Co-founder, Airtribe

Problem Overview

The problem at hand is the classic "Implement strStr()" which is a common question that tests understanding of string manipulation and searching algorithms. The challenge is to implement a function that finds the needle (substring) in the haystack (string) and returns the index of its first occurrence. It’s essentially the same as using the indexOf method provided in most programming languages.

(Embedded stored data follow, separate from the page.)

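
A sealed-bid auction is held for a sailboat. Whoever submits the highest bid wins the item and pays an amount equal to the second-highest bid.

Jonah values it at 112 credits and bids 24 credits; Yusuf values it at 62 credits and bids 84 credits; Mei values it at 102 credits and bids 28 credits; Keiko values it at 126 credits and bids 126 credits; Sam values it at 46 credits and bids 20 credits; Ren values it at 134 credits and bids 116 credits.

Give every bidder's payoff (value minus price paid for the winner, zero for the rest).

Jonah 0 credits, Yusuf 0 credits, Mei 0 credits, Keiko 10 credits, Sam 0 credits, Ren 0 credits.

Bids in descending order: Keiko 126 credits > Ren 116 credits > Yusuf 84 credits > Mei 28 credits > Jonah 24 credits > Sam 20 credits.
Keiko has the top bid and wins; the price is the second-highest bid, 116 credits.
Keiko's payoff = 126 credits − 116 credits = 10 credits. All other bidders lose, so their payoff is 0.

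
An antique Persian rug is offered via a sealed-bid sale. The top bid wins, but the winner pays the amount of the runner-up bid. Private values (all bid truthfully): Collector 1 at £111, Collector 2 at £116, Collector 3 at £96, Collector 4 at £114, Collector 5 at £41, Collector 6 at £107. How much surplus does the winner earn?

£2

Bids in descending order: Collector 2 £116 > Collector 4 £114 > Collector 1 £111 > Collector 6 £107 > Collector 3 £96 > Collector 5 £41.
Collector 2 wins with the top bid and pays the second-highest, £114.
Surplus = £116 − £114 = £2.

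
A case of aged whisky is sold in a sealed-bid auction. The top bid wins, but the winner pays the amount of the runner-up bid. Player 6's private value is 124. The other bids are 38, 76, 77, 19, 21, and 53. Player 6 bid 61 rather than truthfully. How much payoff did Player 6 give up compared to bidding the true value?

The highest competing bid is 77.
Bidding truthfully at 124: Player 6 has the top bid, wins, and pays the second-highest bid 77. Payoff = 124 − 77 = 47.
Bidding 61: the top bid is 77 (a rival), so Player 6 loses. Payoff = 0.
Regret = truthful payoff − actual payoff = 47 − 0 = 47.

47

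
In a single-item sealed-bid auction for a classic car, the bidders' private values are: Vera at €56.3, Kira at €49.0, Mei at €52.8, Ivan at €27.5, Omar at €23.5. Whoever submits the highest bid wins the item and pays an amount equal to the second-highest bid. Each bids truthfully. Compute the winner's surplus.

Winner's surplus: €3.5.

Sorted high to low: Vera €56.3, then Mei €52.8, then Kira €49.0, then Ivan €27.5, then Omar €23.5.
Vera wins with the top bid and pays the second-highest, €52.8.
Surplus = €56.3 − €52.8 = €3.5.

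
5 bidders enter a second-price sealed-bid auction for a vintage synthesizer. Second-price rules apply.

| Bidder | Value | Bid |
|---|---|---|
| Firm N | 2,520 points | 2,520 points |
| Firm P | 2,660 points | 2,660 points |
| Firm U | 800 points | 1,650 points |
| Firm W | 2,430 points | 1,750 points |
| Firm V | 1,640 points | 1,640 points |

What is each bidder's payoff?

Payoffs: Firm N 0 points, Firm P 140 points, Firm U 0 points, Firm W 0 points, Firm V 0 points.

Ranking the bids: Firm P 2,660 points > Firm N 2,520 points > Firm W 1,750 points > Firm U 1,650 points > Firm V 1,640 points.
Firm P has the top bid and wins; the price is the second-highest bid, 2,520 points.
Firm P's payoff = 2,660 points − 2,520 points = 140 points. All other bidders lose, so their payoff is 0.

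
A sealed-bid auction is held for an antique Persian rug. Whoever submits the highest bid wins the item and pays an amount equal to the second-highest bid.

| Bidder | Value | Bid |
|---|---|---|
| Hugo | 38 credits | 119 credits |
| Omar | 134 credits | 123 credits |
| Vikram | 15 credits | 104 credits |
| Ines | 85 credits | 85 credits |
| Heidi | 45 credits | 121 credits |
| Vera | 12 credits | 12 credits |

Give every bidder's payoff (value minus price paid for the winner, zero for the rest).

Sorted high to low: Omar 123 credits; Heidi 121 credits; Hugo 119 credits; Vikram 104 credits; Ines 85 credits; Vera 12 credits.
Omar has the top bid and wins; the price is the second-highest bid, 121 credits.
Omar's payoff = 134 credits − 121 credits = 13 credits. All other bidders lose, so their payoff is 0.

Hugo 0 credits, Omar 13 credits, Vikram 0 credits, Ines 0 credits, Heidi 0 credits, Vera 0 credits.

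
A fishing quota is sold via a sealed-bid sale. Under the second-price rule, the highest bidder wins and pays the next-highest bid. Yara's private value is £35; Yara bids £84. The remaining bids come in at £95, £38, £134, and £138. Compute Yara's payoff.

£0

Highest competing bid: £138.
Yara's bid £84 is not the highest, so Yara loses, pays nothing, and earns zero payoff.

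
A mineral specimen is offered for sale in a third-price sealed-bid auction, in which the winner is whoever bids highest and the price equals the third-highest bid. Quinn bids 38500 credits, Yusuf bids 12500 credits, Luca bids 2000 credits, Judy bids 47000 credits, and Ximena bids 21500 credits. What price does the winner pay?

Sorted high to low: Judy 47000 credits, then Quinn 38500 credits, then Ximena 21500 credits, then Yusuf 12500 credits, then Luca 2000 credits.
Judy is the highest bidder, so Judy wins.
Under the third-price rule, the price is the third-highest bid: 21500 credits.

21500 credits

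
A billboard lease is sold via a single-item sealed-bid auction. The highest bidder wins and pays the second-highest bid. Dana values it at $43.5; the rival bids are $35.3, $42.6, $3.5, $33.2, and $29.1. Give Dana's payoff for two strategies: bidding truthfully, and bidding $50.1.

The highest competing bid is $42.6.
Bidding truthfully at $43.5: Dana has the top bid, wins, and pays the second-highest bid $42.6. Payoff = $43.5 − $42.6 = $0.9.
Bidding $50.1: Dana has the top bid, wins, and pays the second-highest bid $42.6. Payoff = $43.5 − $42.6 = $0.9.
The bid only affects whether you win, not the price — here both bids land on the same side of the top rival bid, so the deviation is payoff-neutral.

(a) $0.9  (b) $0.9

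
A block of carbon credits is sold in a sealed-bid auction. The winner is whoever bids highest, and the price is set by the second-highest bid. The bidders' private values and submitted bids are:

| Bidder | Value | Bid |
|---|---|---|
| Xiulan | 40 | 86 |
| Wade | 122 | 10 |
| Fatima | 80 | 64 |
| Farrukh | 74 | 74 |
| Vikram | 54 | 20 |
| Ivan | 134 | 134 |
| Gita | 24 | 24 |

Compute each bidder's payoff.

Bids in descending order: Ivan 134, then Xiulan 86, then Farrukh 74, then Fatima 64, then Gita 24, then Vikram 20, then Wade 10.
Ivan has the top bid and wins; the price is the second-highest bid, 86.
Ivan's payoff = 134 − 86 = 48. All other bidders lose, so their payoff is 0.

Payoffs: Xiulan 0, Wade 0, Fatima 0, Farrukh 0, Vikram 0, Ivan 48, Gita 0.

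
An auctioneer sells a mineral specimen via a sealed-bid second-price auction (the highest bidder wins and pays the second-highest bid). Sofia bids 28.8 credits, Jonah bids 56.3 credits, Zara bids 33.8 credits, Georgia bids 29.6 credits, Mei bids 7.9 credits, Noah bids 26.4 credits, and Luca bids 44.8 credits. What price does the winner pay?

Price paid: 44.8 credits.

Ordered from highest: Jonah 56.3 credits > Luca 44.8 credits > Zara 33.8 credits > Georgia 29.6 credits > Sofia 28.8 credits > Noah 26.4 credits > Mei 7.9 credits.
Jonah is the highest bidder, so Jonah wins.
Under the second-price rule, the price is the second-highest bid: 44.8 credits.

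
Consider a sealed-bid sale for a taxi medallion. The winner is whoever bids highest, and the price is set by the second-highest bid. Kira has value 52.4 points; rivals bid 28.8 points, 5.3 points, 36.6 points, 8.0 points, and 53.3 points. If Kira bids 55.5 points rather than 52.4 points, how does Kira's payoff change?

The highest competing bid is 53.3 points.
Bidding truthfully at 52.4 points: the top bid is 53.3 points (a rival), so Kira loses. Payoff = 0.0 points.
Bidding 55.5 points: Kira has the top bid, wins, and pays the second-highest bid 53.3 points. Payoff = 52.4 points − 53.3 points = -0.9 points.
Change = -0.9 points − 0.0 points = -0.9 points.

Change in payoff: -0.9 points.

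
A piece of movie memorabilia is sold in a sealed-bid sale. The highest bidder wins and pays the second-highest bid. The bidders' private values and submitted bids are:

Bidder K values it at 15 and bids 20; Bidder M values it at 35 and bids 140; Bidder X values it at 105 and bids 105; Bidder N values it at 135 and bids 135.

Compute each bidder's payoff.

Sorted high to low: Bidder M 140 > Bidder N 135 > Bidder X 105 > Bidder K 20.
Bidder M has the top bid and wins; the price is the second-highest bid, 135.
Bidder M's payoff = 35 − 135 = -100. All other bidders lose, so their payoff is 0.

Bidder K 0, Bidder M -100, Bidder X 0, Bidder N 0.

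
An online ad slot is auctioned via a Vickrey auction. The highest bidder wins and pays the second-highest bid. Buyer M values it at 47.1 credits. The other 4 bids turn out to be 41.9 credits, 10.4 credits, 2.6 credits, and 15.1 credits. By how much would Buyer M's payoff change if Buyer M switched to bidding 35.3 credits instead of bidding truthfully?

Change in payoff: -5.2 credits.

The highest competing bid is 41.9 credits.
Bidding truthfully at 47.1 credits: Buyer M has the top bid, wins, and pays the second-highest bid 41.9 credits. Payoff = 47.1 credits − 41.9 credits = 5.2 credits.
Bidding 35.3 credits: the top bid is 41.9 credits (a rival), so Buyer M loses. Payoff = 0.0 credits.
Change = 0.0 credits − 5.2 credits = -5.2 credits.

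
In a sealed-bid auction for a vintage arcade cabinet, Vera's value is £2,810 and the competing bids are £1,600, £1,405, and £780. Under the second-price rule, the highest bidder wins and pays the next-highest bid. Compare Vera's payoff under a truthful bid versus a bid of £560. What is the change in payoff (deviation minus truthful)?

The highest competing bid is £1,600.
Bidding truthfully at £2,810: Vera has the top bid, wins, and pays the second-highest bid £1,600. Payoff = £2,810 − £1,600 = £1,210.
Bidding £560: the top bid is £1,600 (a rival), so Vera loses. Payoff = £0.
Change = £0 − £1,210 = -£1,210.

-£1,210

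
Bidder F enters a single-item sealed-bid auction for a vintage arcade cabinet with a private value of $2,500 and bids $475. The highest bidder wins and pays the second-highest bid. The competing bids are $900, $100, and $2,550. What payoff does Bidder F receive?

Highest competing bid: $2,550.
Bidder F's bid $475 is not the highest, so Bidder F loses, pays nothing, and earns zero payoff.

$0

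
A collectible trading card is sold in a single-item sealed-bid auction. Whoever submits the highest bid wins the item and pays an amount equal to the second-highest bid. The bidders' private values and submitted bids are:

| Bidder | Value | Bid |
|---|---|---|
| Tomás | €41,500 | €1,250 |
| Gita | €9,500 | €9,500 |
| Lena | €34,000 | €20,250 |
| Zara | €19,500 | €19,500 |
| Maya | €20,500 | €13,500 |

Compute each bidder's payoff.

Ranking the bids: Lena €20,250, then Zara €19,500, then Maya €13,500, then Gita €9,500, then Tomás €1,250.
Lena has the top bid and wins; the price is the second-highest bid, €19,500.
Lena's payoff = €34,000 − €19,500 = €14,500. All other bidders lose, so their payoff is 0.

Payoffs: Tomás €0, Gita €0, Lena €14,500, Zara €0, Maya €0.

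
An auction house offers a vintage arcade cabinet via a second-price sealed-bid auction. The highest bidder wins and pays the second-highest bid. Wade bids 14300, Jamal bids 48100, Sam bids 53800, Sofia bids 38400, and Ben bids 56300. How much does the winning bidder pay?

Ordered from highest: Ben 56300 > Sam 53800 > Jamal 48100 > Sofia 38400 > Wade 14300.
Ben has the highest bid, so Ben wins.
The second-highest bid is 53800, so that is what Ben pays.

Price paid: 53800.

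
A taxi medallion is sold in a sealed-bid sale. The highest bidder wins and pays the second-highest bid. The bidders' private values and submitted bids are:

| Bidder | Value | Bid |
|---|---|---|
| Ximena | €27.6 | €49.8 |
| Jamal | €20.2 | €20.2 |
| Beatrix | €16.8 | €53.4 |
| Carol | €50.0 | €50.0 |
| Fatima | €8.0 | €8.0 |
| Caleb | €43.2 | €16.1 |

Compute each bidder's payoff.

Payoffs: Ximena €0.0, Jamal €0.0, Beatrix -€33.2, Carol €0.0, Fatima €0.0, Caleb €0.0.

Sorted high to low: Beatrix €53.4; Carol €50.0; Ximena €49.8; Jamal €20.2; Caleb €16.1; Fatima €8.0.
Beatrix has the top bid and wins; the price is the second-highest bid, €50.0.
Beatrix's payoff = €16.8 − €50.0 = -€33.2. All other bidders lose, so their payoff is 0.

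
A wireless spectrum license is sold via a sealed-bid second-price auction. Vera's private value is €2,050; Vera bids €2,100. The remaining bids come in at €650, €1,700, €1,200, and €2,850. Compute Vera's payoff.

Payoff = €0.

Highest competing bid: €2,850.
Vera's bid €2,100 is not the highest, so Vera loses, pays nothing, and earns zero payoff.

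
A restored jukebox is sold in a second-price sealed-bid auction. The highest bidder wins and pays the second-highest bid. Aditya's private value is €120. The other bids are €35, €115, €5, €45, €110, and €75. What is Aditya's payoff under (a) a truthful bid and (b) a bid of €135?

The highest competing bid is €115.
Bidding truthfully at €120: Aditya has the top bid, wins, and pays the second-highest bid €115. Payoff = €120 − €115 = €5.
Bidding €135: Aditya has the top bid, wins, and pays the second-highest bid €115. Payoff = €120 − €115 = €5.
The bid only affects whether you win, not the price — here both bids land on the same side of the top rival bid, so the deviation is payoff-neutral.

Truthful: €5; alternative: €5.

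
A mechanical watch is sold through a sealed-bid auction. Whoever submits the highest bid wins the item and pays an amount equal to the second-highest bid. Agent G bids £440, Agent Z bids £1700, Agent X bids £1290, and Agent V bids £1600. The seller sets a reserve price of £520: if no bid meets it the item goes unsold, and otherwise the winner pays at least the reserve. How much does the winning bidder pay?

The winner pays £1600.

Ordered from highest: Agent Z £1700, then Agent V £1600, then Agent X £1290, then Agent G £440.
Agent Z has the highest bid, so Agent Z wins.
The second-highest bid is £1600, which exceeds the reserve, so that sets the price.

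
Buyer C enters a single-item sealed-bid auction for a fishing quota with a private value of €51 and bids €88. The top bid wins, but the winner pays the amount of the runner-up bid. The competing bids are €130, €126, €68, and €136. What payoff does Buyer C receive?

Highest competing bid: €136.
Buyer C's bid €88 is not the highest, so Buyer C loses, pays nothing, and earns zero payoff.

Payoff = €0.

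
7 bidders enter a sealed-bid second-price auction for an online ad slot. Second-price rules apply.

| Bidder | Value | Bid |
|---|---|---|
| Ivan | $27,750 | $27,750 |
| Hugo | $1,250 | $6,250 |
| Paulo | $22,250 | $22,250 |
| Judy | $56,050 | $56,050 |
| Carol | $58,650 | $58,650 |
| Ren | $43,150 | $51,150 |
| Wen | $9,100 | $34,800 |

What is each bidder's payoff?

Ordered from highest: Carol $58,650 > Judy $56,050 > Ren $51,150 > Wen $34,800 > Ivan $27,750 > Paulo $22,250 > Hugo $6,250.
Carol has the top bid and wins; the price is the second-highest bid, $56,050.
Carol's payoff = $58,650 − $56,050 = $2,600. All other bidders lose, so their payoff is 0.

Payoffs: Ivan $0, Hugo $0, Paulo $0, Judy $0, Carol $2,600, Ren $0, Wen $0.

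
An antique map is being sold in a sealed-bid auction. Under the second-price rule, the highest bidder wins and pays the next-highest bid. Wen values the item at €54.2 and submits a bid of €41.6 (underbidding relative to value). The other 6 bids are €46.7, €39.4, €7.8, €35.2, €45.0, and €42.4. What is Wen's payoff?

Highest competing bid: €46.7.
Wen's bid €41.6 is not the highest, so Wen loses, pays nothing, and earns zero payoff.

Payoff = €0.0.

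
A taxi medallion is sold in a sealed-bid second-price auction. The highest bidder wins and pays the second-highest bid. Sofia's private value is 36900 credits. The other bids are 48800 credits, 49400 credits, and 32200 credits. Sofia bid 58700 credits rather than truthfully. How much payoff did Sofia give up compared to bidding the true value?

The highest competing bid is 49400 credits.
Bidding truthfully at 36900 credits: the top bid is 49400 credits (a rival), so Sofia loses. Payoff = 0 credits.
Bidding 58700 credits: Sofia has the top bid, wins, and pays the second-highest bid 49400 credits. Payoff = 36900 credits − 49400 credits = -12500 credits.
Regret = truthful payoff − actual payoff = 0 credits − -12500 credits = 12500 credits.

Payoff forgone: 12500 credits.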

URL: Implement strStr() on LeetCode

Understanding the Problem

Given two strings, needle and haystack, the goal is to return the index of the first occurrence of needle within haystack. If needle is an empty string, return 0. If needle does not occur in haystack, return -1.

  • Example 1:

    Input: haystack = "hello", needle = "ll"
    Output: 2
    
  • Example 2:

    Input: haystack = "aaaaa", needle = "bba"
    Output: -1
    

Key DSA Concepts and Theory

1. String Manipulation

Understanding how strings work in terms of indexes and operations like iteration, slicing, or accessing substrings is crucial.

2. Searching Algorithms

The problem can be tackled using a simple linear scan (brute force), but more efficient string-searching algorithms like the Knuth-Morris-Pratt (KMP) algorithm could be employed for better performance.

3. Edge Cases

Consider cases where needle is an empty string, which by definition should return 0, or when needle's length is greater than haystack.

Solution Approach

The problem can be solved using a straightforward linear scan approach. Although simple, it is effective unless optimization is necessary.

Step-by-Step Approach

Linear Scan

  1. Initialization:

    • First, handle the special case where needle is an empty string. In such cases, directly return 0.
  2. Iterate Through Haystack:

    • Start from the very first character of haystack and take substrings of the same length as needle.
  3. Compare Substrings:

    • For each substring, compare it to needle. If they match, return the starting index of this substring.
  4. Return Result:

    • If the loop completes without finding needle, return -1.

Code Implementation

C++

class Solution {
public:
    int strStr(string haystack, string needle) {
        if (needle.empty()) return 0;  // Special case

        int m = haystack.length();
        int n = needle.length();
        
        for (int i = 0; i <= m - n; ++i) {
            if (haystack.substr(i, n) == needle) {
                return i;
            }
        }
        return -1;
    }
};

Java

class Solution {
    public int strStr(String haystack, String needle) {
        if (needle.isEmpty()) return 0;  // Special case

        int m = haystack.length();
        int n = needle.length();

        for (int i = 0; i <= m - n; i++) {
            if (haystack.substring(i, i + n).equals(needle)) {
                return i;
            }
        }
        return -1;
    }
}

Time and Space Complexity Analysis

  • Time Complexity: O(m * n), where m is the length of haystack and n is the length of needle. In the worst case, for each character in haystack, we might compare up to n characters of needle.
  • Space Complexity: O(1), excluding the space required to store input or output. The use of additional space is constant.

Common Mistakes to Avoid

  • Forgetting to handle the empty needle case at the beginning can lead to incorrect results.
  • Not checking the bounds properly, especially when taking substrings, which might lead to IndexOutOfBounds errors, especially in languages like Java.

Similar Problems on LeetCode

Other questions that involve string searching and manipulation:

  • LeetCode 796: Rotate String
  • LeetCode 28: Find the Index of the First Occurrence in a String (variation of the current problem)

Additional Resources and References

This article delves into understanding and effectively implementing the "Implement strStr()" problem, ensuring a deep grasp of string manipulation and search algorithms, potentially broadening your understanding for more advanced algorithmic challenges.